First of all, there is a room. Of course, it is slightly different than any other room, because of the passage of time within it; time is compacted into the very structure of the walls. In this way, it is uniquely individual, and in this way, it is exactly like every room that has ever existed.
This room is one of a few in an apartment, all wood and bookshelves and the warm light that comes at the time when the night and the day are just mixing, and people have turned on their lights and swirled together a persistently shifting glow of artificial and natural light.
The room is in a New York City apartment, and by extension a New York City building. This is usually how that sort of identification of location works.
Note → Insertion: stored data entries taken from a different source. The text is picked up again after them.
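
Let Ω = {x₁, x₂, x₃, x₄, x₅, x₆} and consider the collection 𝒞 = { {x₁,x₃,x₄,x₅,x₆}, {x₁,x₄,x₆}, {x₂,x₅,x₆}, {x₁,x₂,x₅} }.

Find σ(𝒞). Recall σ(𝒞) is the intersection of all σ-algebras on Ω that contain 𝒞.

σ(𝒞) (64 sets): { {}, {x₁}, {x₂}, {x₃}, {x₄}, {x₅}, {x₆}, {x₁,x₂}, {x₁,x₃}, {x₁,x₄}, {x₁,x₅}, {x₁,x₆}, {x₂,x₃}, {x₂,x₄}, {x₂,x₅}, {x₂,x₆}, {x₃,x₄}, {x₃,x₅}, {x₃,x₆}, {x₄,x₅}, {x₄,x₆}, {x₅,x₆}, {x₁,x₂,x₃}, {x₁,x₂,x₄}, {x₁,x₂,x₅}, {x₁,x₂,x₆}, {x₁,x₃,x₄}, {x₁,x₃,x₅}, {x₁,x₃,x₆}, {x₁,x₄,x₅}, {x₁,x₄,x₆}, {x₁,x₅,x₆}, {x₂,x₃,x₄}, {x₂,x₃,x₅}, {x₂,x₃,x₆}, {x₂,x₄,x₅}, {x₂,x₄,x₆}, {x₂,x₅,x₆}, {x₃,x₄,x₅}, {x₃,x₄,x₆}, {x₃,x₅,x₆}, {x₄,x₅,x₆}, {x₁,x₂,x₃,x₄}, {x₁,x₂,x₃,x₅}, {x₁,x₂,x₃,x₆}, {x₁,x₂,x₄,x₅}, {x₁,x₂,x₄,x₆}, {x₁,x₂,x₅,x₆}, {x₁,x₃,x₄,x₅}, {x₁,x₃,x₄,x₆}, {x₁,x₃,x₅,x₆}, {x₁,x₄,x₅,x₆}, {x₂,x₃,x₄,x₅}, {x₂,x₃,x₄,x₆}, {x₂,x₃,x₅,x₆}, {x₂,x₄,x₅,x₆}, {x₃,x₄,x₅,x₆}, {x₁,x₂,x₃,x₄,x₅}, {x₁,x₂,x₃,x₄,x₆}, {x₁,x₂,x₃,x₅,x₆}, {x₁,x₂,x₄,x₅,x₆}, {x₁,x₃,x₄,x₅,x₆}, {x₂,x₃,x₄,x₅,x₆}, Ω }

Trace:
Initial family (6 sets): { {}, {x₁,x₂,x₅}, {x₁,x₄,x₆}, {x₂,x₅,x₆}, {x₁,x₃,x₄,x₅,x₆}, Ω }.
Round 1 (6 new):
  {x₂}  = {x₁,x₃,x₄,x₅,x₆}ᶜ
  {x₁,x₃,x₄}  = {x₂,x₅,x₆}ᶜ
  {x₂,x₃,x₅}  = {x₁,x₄,x₆}ᶜ
  {x₃,x₄,x₆}  = {x₁,x₂,x₅}ᶜ
  {x₁,x₂,x₅,x₆}  = {x₁,x₂,x₅} ∪ {x₂,x₅,x₆}
  {x₁,x₂,x₄,x₅,x₆}  = {x₁,x₂,x₅} ∪ {x₁,x₄,x₆}
  — 12 sets.
Round 2: 11 new —
  {x₃}  = {x₁,x₂,x₄,x₅,x₆}ᶜ
  {x₃,x₄}  = {x₁,x₂,x₅,x₆}ᶜ
  {x₁,x₂,x₃,x₄}  = {x₂} ∪ {x₁,x₃,x₄}
  {x₁,x₂,x₃,x₅}  = {x₁,x₂,x₅} ∪ {x₂,x₃,x₅}
  {x₁,x₂,x₄,x₆}  = {x₂} ∪ {x₁,x₄,x₆}
  {x₁,x₃,x₄,x₆}  = {x₁,x₄,x₆} ∪ {x₁,x₃,x₄}
  {x₂,x₃,x₄,x₆}  = {x₂} ∪ {x₃,x₄,x₆}
  {x₂,x₃,x₅,x₆}  = {x₂,x₅,x₆} ∪ {x₂,x₃,x₅}
  {x₁,x₂,x₃,x₄,x₅}  = {x₁,x₂,x₅} ∪ {x₁,x₃,x₄}
  {x₁,x₂,x₃,x₅,x₆}  = {x₂,x₃,x₅} ∪ {x₁,x₂,x₅,x₆}
  {x₂,x₃,x₄,x₅,x₆}  = {x₂,x₅,x₆} ∪ {x₃,x₄,x₆}
  — 23 sets.
Round 3: +13 →
  {x₁}  = {x₂,x₃,x₄,x₅,x₆}ᶜ
  {x₄}  = {x₁,x₂,x₃,x₅,x₆}ᶜ
  {x₆}  = {x₁,x₂,x₃,x₄,x₅}ᶜ
  {x₁,x₄}  = {x₂,x₃,x₅,x₆}ᶜ
  {x₁,x₅}  = {x₂,x₃,x₄,x₆}ᶜ
  {x₂,x₃}  = {x₂} ∪ {x₃}
  {x₂,x₅}  = {x₁,x₃,x₄,x₆}ᶜ
  {x₃,x₅}  = {x₁,x₂,x₄,x₆}ᶜ
  {x₄,x₆}  = {x₁,x₂,x₃,x₅}ᶜ
  {x₅,x₆}  = {x₁,x₂,x₃,x₄}ᶜ
  {x₂,x₃,x₄}  = {x₃,x₄} ∪ {x₂}
  {x₂,x₃,x₄,x₅}  = {x₃,x₄} ∪ {x₂,x₃,x₅}
  {x₁,x₂,x₃,x₄,x₆}  = {x₃,x₄} ∪ {x₁,x₂,x₄,x₆}
  — 36 sets.
Round 4 (23 new):
  {x₅}  = {x₁,x₂,x₃,x₄,x₆}ᶜ
  {x₁,x₂}  = {x₁} ∪ {x₂}
  {x₁,x₃}  = {x₁} ∪ {x₃}
  {x₁,x₆}  = {x₂,x₃,x₄,x₅}ᶜ
  {x₂,x₄}  = {x₂} ∪ {x₄}
  {x₂,x₆}  = {x₂} ∪ {x₆}
  {x₃,x₆}  = {x₆} ∪ {x₃}
  {x₁,x₂,x₃}  = {x₁} ∪ {x₂,x₃}
  {x₁,x₂,x₄}  = {x₂} ∪ {x₁,x₄}
  {x₁,x₃,x₅}  = {x₁} ∪ {x₃,x₅}
  {x₁,x₄,x₅}  = {x₁,x₄} ∪ {x₁,x₅}
  {x₁,x₅,x₆}  = {x₂,x₃,x₄}ᶜ
  {x₂,x₃,x₆}  = {x₆} ∪ {x₂,x₃}
  {x₂,x₄,x₅}  = {x₂,x₅} ∪ {x₄}
  {x₂,x₄,x₆}  = {x₂} ∪ {x₄,x₆}
  {x₃,x₄,x₅}  = {x₃,x₄} ∪ {x₃,x₅}
  {x₃,x₅,x₆}  = {x₅,x₆} ∪ {x₃}
  {x₄,x₅,x₆}  = {x₅,x₆} ∪ {x₄}
  {x₁,x₂,x₄,x₅}  = {x₂,x₅} ∪ {x₁,x₄}
  {x₁,x₃,x₄,x₅}  = {x₃,x₄} ∪ {x₁,x₅}
  {x₁,x₄,x₅,x₆}  = {x₂,x₃}ᶜ
  {x₂,x₄,x₅,x₆}  = {x₂,x₅} ∪ {x₄,x₆}
  {x₃,x₄,x₅,x₆}  = {x₃,x₄} ∪ {x₅,x₆}
  — 59 sets.
Round 5 adds 5:
  {x₄,x₅}  = {x₅} ∪ {x₄}
  {x₁,x₂,x₆}  = {x₃,x₄,x₅}ᶜ
  {x₁,x₃,x₆}  = {x₂,x₄,x₅}ᶜ
  {x₁,x₂,x₃,x₆}  = {x₁,x₆} ∪ {x₁,x₂,x₃}
  {x₁,x₃,x₅,x₆}  = {x₂,x₄}ᶜ
  — 64 sets.
Round 6: no new sets; the family is a σ-algebra.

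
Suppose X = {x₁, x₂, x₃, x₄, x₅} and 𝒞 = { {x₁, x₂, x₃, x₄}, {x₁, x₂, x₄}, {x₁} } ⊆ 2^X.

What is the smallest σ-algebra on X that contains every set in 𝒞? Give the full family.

σ(𝒞) = { {}, {x₁}, {x₃}, {x₅}, {x₁, x₃}, {x₁, x₅}, {x₂, x₄}, {x₃, x₅}, {x₁, x₂, x₄}, {x₁, x₃, x₅}, {x₂, x₃, x₄}, {x₂, x₄, x₅}, {x₁, x₂, x₃, x₄}, {x₁, x₂, x₄, x₅}, {x₂, x₃, x₄, x₅}, X }

Derivation:
Initial family (5 sets): { {}, {x₁}, {x₁, x₂, x₄}, {x₁, x₂, x₃, x₄}, X }.
Iteration 1 adds 3:
  {x₅}  = X∖{x₁, x₂, x₃, x₄}
  {x₃, x₅}  = X∖{x₁, x₂, x₄}
  {x₂, x₃, x₄, x₅}  = X∖{x₁}
  [8 total]
Iteration 2 (3 new):
  {x₁, x₅}  = {x₅} ∪ {x₁}
  {x₁, x₃, x₅}  = {x₃, x₅} ∪ {x₁}
  {x₁, x₂, x₄, x₅}  = {x₁, x₂, x₄} ∪ {x₅}
  [11 total]
Iteration 3 (3 new):
  {x₃}  = X∖{x₁, x₂, x₄, x₅}
  {x₂, x₄}  = X∖{x₁, x₃, x₅}
  {x₂, x₃, x₄}  = X∖{x₁, x₅}
  [14 total]
Iteration 4. New:
  {x₁, x₃}  = {x₃} ∪ {x₁}
  {x₂, x₄, x₅}  = {x₂, x₄} ∪ {x₅}
  [16 total]
After Iteration 5 the family is unchanged; done.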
It is near Central Park. Where it is in relation to the park other than simply "near" is irrelevant. The point is that the owner of said apartment wished to spend some time at a distance from the ocean, and in doing so found an apartment that suited their needs quite nicely.
Her needs, to be specific.
She works, of course. She would never have it any other way.
There was a time where she was trapped in a stillness that comes when people who don't worry about money have slipped into a stagnant life of passive existence.
She couldn't breathe through the corsets under fine silky dresses and the chokers that choked a bit too far.
Of course, only a bit means the world when it's a constant.
And there is nothing more constant than a life one is forced to live, forced into living so tightly that soon, they aren't really living life at all.